Ayungin incident has sparked nationalism in Philippines, say political analysts

An expert said it was a “good thing” the Ayungin incident was widely publicised, as it drew a lot of attention, both domestically and internationally.

Jerome Aning

Jerome Aning

Philippine Daily Inquirer


The China Coast Guard’s use of water cannons against Philippine vessels near Ayungin Shoal on Aug. 5, 2023, gave rise to new proposals on how to push back — both in the diplomatic arena and in the high seas—against the repeated harassment. PHOTO: PHILIPPINE COAST GUARD/PHILIPPINE DAILY INQUIRER

August 14, 2023

MANILA, Philippines — China’s firing of water cannons at Philippine ships on a resupply mission to Ayungin (Second Thomas) Shoal has not only generated local and international interest but also stirred up nationalism among Filipinos, according to two political analysts.

Speaking at a news forum in Quezon City on Saturday, political science professors Renato de Castro of De La Salle University and Froilan Calilung of the University of Santo Tomas also said the Aug. 5 water cannonade incident should spur the government into boosting its defense capabilities while continuing to court the support of the international community.

Calilung said it was a “good thing” the Ayungin incident was widely publicized, as it drew a lot of attention, both domestically and internationally.

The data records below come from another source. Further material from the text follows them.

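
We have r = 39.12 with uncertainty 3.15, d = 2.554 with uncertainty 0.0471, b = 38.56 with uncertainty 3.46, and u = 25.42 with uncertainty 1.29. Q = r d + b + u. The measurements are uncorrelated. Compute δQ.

9.04

Let p = r·d = 99.91. δp/p = √((1·δr/r)² + (1·δd/d)²) = √(0.00648 + 0.000340) = 0.0826, so δp = 8.25.
Q = p + b + u: δQ = √(δp² + δb² + δu²) = √(68.1 + 12.0 + 1.66) = 9.04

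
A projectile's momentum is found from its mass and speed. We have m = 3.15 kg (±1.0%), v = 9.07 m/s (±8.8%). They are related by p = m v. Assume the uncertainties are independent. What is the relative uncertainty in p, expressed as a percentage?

Since p is a product/quotient, work with relative uncertainties:
  (1·δm/m)² = (1×0.0100)² = 0.000100;  (1·δv/v)² = (1×0.0880)² = 0.00774
δp/p = √(0.00784) = 0.0886

8.86%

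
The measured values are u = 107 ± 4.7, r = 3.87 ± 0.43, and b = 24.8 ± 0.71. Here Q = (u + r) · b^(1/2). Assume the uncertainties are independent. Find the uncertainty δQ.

24.8

Let w = u + r = 111. δw = √(δu² + δr²) = √(22.1 + 0.185) = 4.72, so δw/w = 0.0426.
Q is then a monomial in w, b:
δQ/Q = √((δw/w)² + (½·δb/b)²) = √(0.00181 + 0.000205) = 0.0449
Q = 552, so δQ = 0.0449 × 552 = 24.8.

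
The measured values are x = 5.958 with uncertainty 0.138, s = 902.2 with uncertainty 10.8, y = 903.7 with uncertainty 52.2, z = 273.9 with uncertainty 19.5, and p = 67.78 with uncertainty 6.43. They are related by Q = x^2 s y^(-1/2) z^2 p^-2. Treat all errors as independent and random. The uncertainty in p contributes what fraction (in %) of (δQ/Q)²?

(δQ/Q)² = (2·δx/x)² + (1·δs/s)² + (−½·δy/y)² + (2·δz/z)² + (-2·δp/p)²
  x term: (2×0.0232)² = 0.00215
  s term: (1×0.0120)² = 0.000143
  y term: (-0.5×0.0578)² = 0.000834
  z term: (2×0.0712)² = 0.0203
  p term: (-2×0.0949)² = 0.0360
Total = 0.0594. Share from p = 0.0360/0.0594 = 0.606.

60.6%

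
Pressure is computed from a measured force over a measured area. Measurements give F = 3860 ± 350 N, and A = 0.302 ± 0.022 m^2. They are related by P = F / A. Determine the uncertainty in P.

Each factor contributes (exponent × relative error)² to (δP/P)²:
  (1·δF/F)² = (1×0.0907)² = 0.00822;  (-1·δA/A)² = (-1×0.0728)² = 0.00531
δP/P = √(0.0135) = 0.116
P = 12800 Pa, so δP = 0.116 × 12800 = 1490 Pa.

1490 Pa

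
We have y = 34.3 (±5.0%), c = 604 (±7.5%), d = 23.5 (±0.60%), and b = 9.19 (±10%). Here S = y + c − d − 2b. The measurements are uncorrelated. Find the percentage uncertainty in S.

Absolute uncertainties add in quadrature for a linear combination:
  (δy)² = 2.94;  (δc)² = 2050;  (δd)² = 0.0199;  (2·δb)² = 3.38
δS = √(2060) = 45.4
S = 596, so δS/S = 45.4/596 = 0.0761.

7.61%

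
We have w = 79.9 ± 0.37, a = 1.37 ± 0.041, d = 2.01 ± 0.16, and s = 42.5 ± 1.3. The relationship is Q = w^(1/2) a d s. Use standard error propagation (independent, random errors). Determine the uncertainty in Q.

Q is a product of powers, so relative uncertainties combine in quadrature:
  (½·δw/w)² = (0.5×0.00463)² = 5.36e-06;  (1·δa/a)² = (1×0.0299)² = 0.000896;  (1·δd/d)² = (1×0.0796)² = 0.00634;  (1·δs/s)² = (1×0.0306)² = 0.000936
δQ/Q = √(0.00817) = 0.0904
Q = 1050, so δQ = 0.0904 × 1050 = 94.6.

94.6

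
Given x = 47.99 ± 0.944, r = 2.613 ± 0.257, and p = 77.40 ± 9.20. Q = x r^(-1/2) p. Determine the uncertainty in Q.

299

Since Q is a product/quotient, work with relative uncertainties:
  (1·δx/x)² = (1×0.0197)² = 0.000387;  (−½·δr/r)² = (-0.5×0.0984)² = 0.00242;  (1·δp/p)² = (1×0.119)² = 0.0141
δQ/Q = √(0.0169) = 0.130
Q = 2298, so δQ = 0.130 × 2298 = 299.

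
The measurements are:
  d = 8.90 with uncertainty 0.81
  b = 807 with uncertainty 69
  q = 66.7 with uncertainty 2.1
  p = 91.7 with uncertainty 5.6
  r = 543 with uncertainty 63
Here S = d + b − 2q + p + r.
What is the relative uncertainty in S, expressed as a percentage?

S is a linear combination, so absolute uncertainties add in quadrature:
  (δd)² = 0.656;  (δb)² = 4760;  (2·δq)² = 17.6;  (δp)² = 31.4;  (δr)² = 3970
δS = √(8780) = 93.7
S = 1320, so δS/S = 93.7/1320 = 0.0711.

7.11%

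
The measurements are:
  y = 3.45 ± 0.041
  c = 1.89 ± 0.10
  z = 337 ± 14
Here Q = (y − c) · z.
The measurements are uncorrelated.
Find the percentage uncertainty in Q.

Let u = y − c = 1.56. δu = √(δy² + δc²) = √(0.00168 + 0.0100) = 0.108, so δu/u = 0.0693.
Q is then a monomial in u, z:
δQ/Q = √((δu/u)² + (1·δz/z)²) = √(0.00480 + 0.00173) = 0.0808

8.08%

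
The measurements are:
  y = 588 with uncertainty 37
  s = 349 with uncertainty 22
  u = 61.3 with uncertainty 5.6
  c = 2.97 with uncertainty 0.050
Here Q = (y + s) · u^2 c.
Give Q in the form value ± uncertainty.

(1.05 ± 0.198) × 10^7

Let w = y + s = 937. δw = √(δy² + δs²) = √(1370 + 484) = 43.0, so δw/w = 0.0459.
Q is then a monomial in w, u, c:
δQ/Q = √((δw/w)² + (2·δu/u)² + (1·δc/c)²) = √(0.00211 + 0.0334 + 0.000283) = 0.189
Q = 1.05e+07, so δQ = 0.189 × 1.05e+07 = 1.98e+06.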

“It heightened the sense of nationalism among us and at the same time it brought [up] the issue [of] the international law again and we had countries rallying behind us. And I hope that this could be a very good or important flash point wherein we could begin more concerted efforts, especially in our dealings with other countries to support us,” he added.

De Castro said the government should be ready for China’s next moves to control the West Philippine Sea and other areas surrounding the islands being claimed by the Philippines.

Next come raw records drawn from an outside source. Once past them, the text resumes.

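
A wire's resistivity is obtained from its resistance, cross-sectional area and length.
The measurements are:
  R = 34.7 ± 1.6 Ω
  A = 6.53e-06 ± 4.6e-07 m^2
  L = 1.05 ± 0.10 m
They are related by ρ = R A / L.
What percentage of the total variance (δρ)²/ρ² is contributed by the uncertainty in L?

(δρ/ρ)² = (1·δR/R)² + (1·δA/A)² + (-1·δL/L)²
  R term: (1×0.0461)² = 0.00213
  A term: (1×0.0704)² = 0.00496
  L term: (-1×0.0952)² = 0.00907
Total = 0.0162. Share from L = 0.00907/0.0162 = 0.561.

56.1%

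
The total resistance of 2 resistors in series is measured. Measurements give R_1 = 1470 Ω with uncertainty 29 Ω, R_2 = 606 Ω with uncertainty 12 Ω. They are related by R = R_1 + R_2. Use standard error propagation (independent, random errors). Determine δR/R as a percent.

1.51%

Each term contributes (cᵢ δxᵢ)² to (δR)²:
  (δR_1)² = 841;  (δR_2)² = 144
δR = √(985) = 31.4 Ω
R = 2080 Ω, so δR/R = 31.4/2080 = 0.0151.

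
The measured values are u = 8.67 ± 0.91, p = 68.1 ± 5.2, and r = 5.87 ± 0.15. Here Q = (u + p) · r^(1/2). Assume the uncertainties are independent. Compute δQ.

Let w = u + p = 76.8. δw = √(δu² + δp²) = √(0.828 + 27.0) = 5.28, so δw/w = 0.0688.
Q is then a monomial in w, r:
δQ/Q = √((δw/w)² + (½·δr/r)²) = √(0.00473 + 0.000163) = 0.0699
Q = 186, so δQ = 0.0699 × 186 = 13.0.

13.0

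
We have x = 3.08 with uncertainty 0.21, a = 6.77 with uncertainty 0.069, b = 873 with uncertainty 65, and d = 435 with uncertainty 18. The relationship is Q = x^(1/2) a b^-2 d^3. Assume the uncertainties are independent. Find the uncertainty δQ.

For a monomial Q ∝ x^(1/2), a, b^-2, d^3, fractional errors add in quadrature:
  (½·δx/x)² = (0.5×0.0682)² = 0.00116;  (1·δa/a)² = (1×0.0102)² = 0.000104;  (-2·δb/b)² = (-2×0.0745)² = 0.0222;  (3·δd/d)² = (3×0.0414)² = 0.0154
δQ/Q = √(0.0389) = 0.197
Q = 1280, so δQ = 0.197 × 1280 = 253.

253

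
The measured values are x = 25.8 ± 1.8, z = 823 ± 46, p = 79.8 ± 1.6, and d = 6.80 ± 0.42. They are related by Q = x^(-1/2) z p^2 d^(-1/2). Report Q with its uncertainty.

For a monomial Q ∝ x^(-1/2), z, p^2, d^(-1/2), fractional errors add in quadrature:
  (−½·δx/x)² = (-0.5×0.0698)² = 0.00122;  (1·δz/z)² = (1×0.0559)² = 0.00312;  (2·δp/p)² = (2×0.0201)² = 0.00161;  (−½·δd/d)² = (-0.5×0.0618)² = 0.000954
δQ/Q = √(0.00690) = 0.0831
Q = 3.96e+05, so δQ = 0.0831 × 3.96e+05 = 32900.

(3.96 ± 0.329) × 10^5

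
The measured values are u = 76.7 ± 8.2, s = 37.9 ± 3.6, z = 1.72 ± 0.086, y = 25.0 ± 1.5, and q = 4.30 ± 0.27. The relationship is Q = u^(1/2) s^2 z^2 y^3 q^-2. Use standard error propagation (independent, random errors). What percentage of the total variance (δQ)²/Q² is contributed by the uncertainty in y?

(δQ/Q)² = (½·δu/u)² + (2·δs/s)² + (2·δz/z)² + (3·δy/y)² + (-2·δq/q)²
  u term: (0.5×0.107)² = 0.00286
  s term: (2×0.0950)² = 0.0361
  z term: (2×0.0500)² = 0.0100
  y term: (3×0.0600)² = 0.0324
  q term: (-2×0.0628)² = 0.0158
Total = 0.0971. Share from y = 0.0324/0.0971 = 0.334.

33.4%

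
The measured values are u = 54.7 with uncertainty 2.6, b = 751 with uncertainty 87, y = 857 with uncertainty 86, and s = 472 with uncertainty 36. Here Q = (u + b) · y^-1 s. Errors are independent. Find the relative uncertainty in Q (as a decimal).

Let w = u + b = 806. δw = √(δu² + δb²) = √(6.76 + 7570) = 87.0, so δw/w = 0.108.
Q is then a monomial in w, y, s:
δQ/Q = √((δw/w)² + (-1·δy/y)² + (1·δs/s)²) = √(0.0117 + 0.0101 + 0.00582) = 0.166

0.166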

“We should be prepared for this. What really [matters] there is we have to come [up with a] blueprint on how we can prepare the whole nation — it’s a whole nation approach. We have to build up the Armed Forces of the Philippines, we need to build up the Coast Guard,” he stressed.

“We have to basically convince every Filipino that they have to invest more when it comes to defense because that is really the issue,” De Castro also said, adding that to modernize the AFP and Philippine Coast Guard, the country must first have a stable economy and industries.

‘Maritime challenges’

He said credit must also go to President Marcos who, every time he speaks before the military, has been saying the AFP should likewise focus on geopolitical and external challenges, particularly in defending the country’s maritime jurisdictions.

“We have to tell the Filipino nation that the challenge will be long. It will be primarily maritime in nature and our goal is to ensure that the Philippines develops powerful maritime capabilities,” De Castro said.

“The Philippines is an archipelagic state. The Filipino nation is a maritime nation. The future of our country is, of course, developing our maritime capabilities and of course, harnessing our maritime resources,” he added.

For Calilung, exploring other mechanisms instead of resorting to force would serve the country’s interest in dealing with China.

‘Right now, international law and the international environment dictate that it’s better to pursue prospects for cooperation rather than tread the path going to war,” he said.

Calilung, on the other hand, pointed out that China may just be testing the country’s “resilience.”

“They know that we will be upset or annoyed but it will soon pass until the next incursion or the next provocation comes in,” he said.

Economic reliance

As for calls to boycott Chinese products to protest Beijing’s acts of aggression in the West Philippine Sea, Calilung said: “To be honest, I think it will do more harm than good, but at least there’s the sentiment that we’re showing here; it’s the nationalistic sentiment at the very least.”

He agreed with De Castro that the country should also enhance its capabilities and ease its economic reliance on China, adding: “We’ve been talking about military modernization and I think it’s not just about that. What’s difficult here is we are fighting, what we want is direct confrontation, but we also depend on them [economically] at the same time.”

Chinese Foreign Minister Wang Yi, meanwhile, urged Manila to work with Beijing to find an effective way to defuse tensions in the South China Sea, the official Xinhua news agency reported on Saturday.

Wang’s remarks were made during his visit to Singapore and Malaysia on Thursday and Friday, according to Xinhua.

He was reported as saying that Beijing has reiterated its willingness to resolve differences and has expressed hope that Manila would abide by a consensus as in the past.